LLOYDS Banking Group rounded off a bumper £23 billion repair to its balance sheet, issuing a final tranche of new shares in a move that will trim the taxpayers' stake.
Lloyds, part state-owned after being rescued at the height of the financial crisis, will issue 3.14 billion new shares at 48.7p each to close an earlier debt exchange programme, it said.
The issue price for the new shares, which will be used to pay off bondholders, is a 1.15 per cent premium to Thursday's close, down 1.6p at 46.6p.
The bank had the opportunity of paying cash, but chose the most widely expected option paying in new shares, diluting the taxpayers' stake from 43 per cent to 41 per cent. "This announcement marks the successful completion of our capital raising exercise," Lloyds said in a statement.

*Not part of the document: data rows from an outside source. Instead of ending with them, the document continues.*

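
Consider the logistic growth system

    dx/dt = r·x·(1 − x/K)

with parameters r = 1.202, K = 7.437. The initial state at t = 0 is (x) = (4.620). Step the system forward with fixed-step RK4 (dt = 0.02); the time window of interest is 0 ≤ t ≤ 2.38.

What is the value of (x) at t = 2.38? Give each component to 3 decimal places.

t=0.000: state=(4.620)
step 1 (dt=0.02): k1=(2.103), k2=(2.097), k3=(2.097), k4=(2.091); state += dt/6·(k1+2k2+2k3+k4)
t=0.020: state=(4.662)
t=0.040: state=(4.704)
t=0.060: state=(4.745)
continuing one RK4 step at a time; state shown every 5 steps (Δt=0.1):
t=0.100: state=(4.827)
t=0.200: state=(5.027)
t=0.300: state=(5.218)
t=0.400: state=(5.401)
t=0.500: state=(5.574)
t=0.600: state=(5.736)
t=0.700: state=(5.889)
t=0.800: state=(6.031)
t=0.900: state=(6.163)
t=1.000: state=(6.285)
t=1.100: state=(6.397)
t=1.200: state=(6.500)
t=1.300: state=(6.594)
t=1.400: state=(6.680)
t=1.500: state=(6.758)
t=1.600: state=(6.829)
t=1.700: state=(6.892)
t=1.800: state=(6.950)
t=1.900: state=(7.002)
t=2.000: state=(7.049)
t=2.100: state=(7.091)
t=2.200: state=(7.128)
t=2.300: state=(7.162)
t=2.380: state=(7.186)

(x) = (7.186)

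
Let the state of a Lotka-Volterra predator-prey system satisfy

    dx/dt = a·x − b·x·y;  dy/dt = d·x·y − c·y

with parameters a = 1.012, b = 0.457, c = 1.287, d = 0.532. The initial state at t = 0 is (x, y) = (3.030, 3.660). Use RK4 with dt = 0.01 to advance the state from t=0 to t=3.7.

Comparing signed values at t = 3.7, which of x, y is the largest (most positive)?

largest component: x

t=0.000: state=(3.030, 3.660)
step 1 (dt=0.01): k1=(-2.002, 1.189), k2=(-2.003, 1.172), k3=(-2.003, 1.172), k4=(-2.005, 1.154); state += dt/6·(k1+2k2+2k3+k4)
t=0.010: state=(3.010, 3.672)
t=0.020: state=(2.990, 3.683)
t=0.030: state=(2.970, 3.694)
continuing one RK4 step at a time; state shown every 20 steps (Δt=0.2):
t=0.200: state=(2.632, 3.824)
t=0.400: state=(2.268, 3.834)
t=0.600: state=(1.966, 3.711)
t=0.800: state=(1.731, 3.490)
t=1.000: state=(1.559, 3.212)
t=1.200: state=(1.443, 2.912)
t=1.400: state=(1.373, 2.614)
t=1.600: state=(1.341, 2.334)
t=1.800: state=(1.342, 2.080)
t=2.000: state=(1.373, 1.858)
t=2.200: state=(1.431, 1.667)
t=2.400: state=(1.516, 1.507)
t=2.600: state=(1.627, 1.376)
t=2.800: state=(1.765, 1.274)
t=3.000: state=(1.930, 1.199)
t=3.200: state=(2.123, 1.150)
t=3.400: state=(2.343, 1.127)
t=3.600: state=(2.588, 1.132)
t=3.700: state=(2.719, 1.146)
compare at T: x=2.719, y=1.146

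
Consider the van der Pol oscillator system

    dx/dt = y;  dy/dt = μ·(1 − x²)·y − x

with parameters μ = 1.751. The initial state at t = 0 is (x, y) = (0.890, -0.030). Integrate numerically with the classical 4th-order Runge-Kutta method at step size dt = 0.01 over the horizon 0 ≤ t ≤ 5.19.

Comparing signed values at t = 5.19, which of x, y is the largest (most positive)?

largest component: y

t=0.000: state=(0.890, -0.030)
step 1 (dt=0.01): k1=(-0.030, -0.901), k2=(-0.035, -0.902), k3=(-0.035, -0.902), k4=(-0.039, -0.904); state += dt/6·(k1+2k2+2k3+k4)
t=0.010: state=(0.890, -0.039)
t=0.020: state=(0.889, -0.048)
t=0.030: state=(0.889, -0.057)
continuing one RK4 step at a time; state shown every 20 steps (Δt=0.2):
t=0.200: state=(0.866, -0.216)
t=0.400: state=(0.803, -0.417)
t=0.600: state=(0.697, -0.649)
t=0.800: state=(0.539, -0.943)
t=1.000: state=(0.312, -1.354)
t=1.200: state=(-0.014, -1.939)
t=1.400: state=(-0.472, -2.633)
t=1.600: state=(-1.039, -2.882)
t=1.800: state=(-1.545, -2.008)
t=2.000: state=(-1.820, -0.785)
t=2.200: state=(-1.897, -0.080)
t=2.400: state=(-1.879, 0.217)
t=2.600: state=(-1.821, 0.343)
t=2.800: state=(-1.745, 0.410)
t=3.000: state=(-1.658, 0.461)
t=3.200: state=(-1.561, 0.512)
t=3.400: state=(-1.452, 0.573)
t=3.600: state=(-1.330, 0.651)
t=3.800: state=(-1.190, 0.759)
t=4.000: state=(-1.023, 0.915)
t=4.200: state=(-0.818, 1.153)
t=4.400: state=(-0.553, 1.535)
t=4.600: state=(-0.189, 2.154)
t=4.800: state=(0.327, 3.021)
t=5.000: state=(0.997, 3.506)
t=5.190: state=(1.593, 2.519)
compare at T: x=1.593, y=2.519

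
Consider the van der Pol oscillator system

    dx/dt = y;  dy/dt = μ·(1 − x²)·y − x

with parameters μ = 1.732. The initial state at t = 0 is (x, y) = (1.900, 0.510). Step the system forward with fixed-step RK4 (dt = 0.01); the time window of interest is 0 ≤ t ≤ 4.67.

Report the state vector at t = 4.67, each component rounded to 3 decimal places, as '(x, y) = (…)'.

(x, y) = (-1.671, 0.472)

t=0.000: state=(1.900, 0.510)
step 1 (dt=0.01): k1=(0.510, -4.205), k2=(0.489, -4.121), k3=(0.489, -4.123), k4=(0.469, -4.039); state += dt/6·(k1+2k2+2k3+k4)
t=0.010: state=(1.905, 0.469)
t=0.020: state=(1.909, 0.429)
t=0.030: state=(1.913, 0.391)
continuing one RK4 step at a time; state shown every 20 steps (Δt=0.2):
t=0.200: state=(1.938, -0.050)
t=0.400: state=(1.902, -0.270)
t=0.600: state=(1.838, -0.365)
t=0.800: state=(1.759, -0.420)
t=1.000: state=(1.670, -0.465)
t=1.200: state=(1.572, -0.514)
t=1.400: state=(1.464, -0.572)
t=1.600: state=(1.342, -0.649)
t=1.800: state=(1.203, -0.754)
t=2.000: state=(1.038, -0.905)
t=2.200: state=(0.836, -1.135)
t=2.400: state=(0.575, -1.501)
t=2.600: state=(0.220, -2.094)
t=2.800: state=(-0.280, -2.938)
t=3.000: state=(-0.939, -3.494)
t=3.200: state=(-1.573, -2.569)
t=3.400: state=(-1.921, -0.973)
t=3.600: state=(-2.015, -0.105)
t=3.800: state=(-1.999, 0.212)
t=4.000: state=(-1.943, 0.328)
t=4.200: state=(-1.872, 0.383)
t=4.400: state=(-1.791, 0.421)
t=4.600: state=(-1.703, 0.458)
t=4.670: state=(-1.671, 0.472)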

"We would like to thank our investors for their continued support."
Lloyds, Britain's largest retail banking group, raised 13.5bn in a record-breaking cash call last year, part of a bumper capital raising effort worth more than 23bn to help it avoid a state-backed scheme for bad debts.
The latest financing package follows its 185 million sale of the remaining 70 per cent stake in insurance company Esure that founder Peter Wood did not own.
Wood established the business in 2000 in a joint venture with Halifax but he felt it did not work for Lloyds.
The deal marked another move in Lloyds decision to scale down its portfolio of businesses. General insurance is now headed by former Scottish Widows boss Andy Briggs.
The bank is sounding out private equity firms about taking a stake in its integrated finance unit that holds stakes in a number of companies.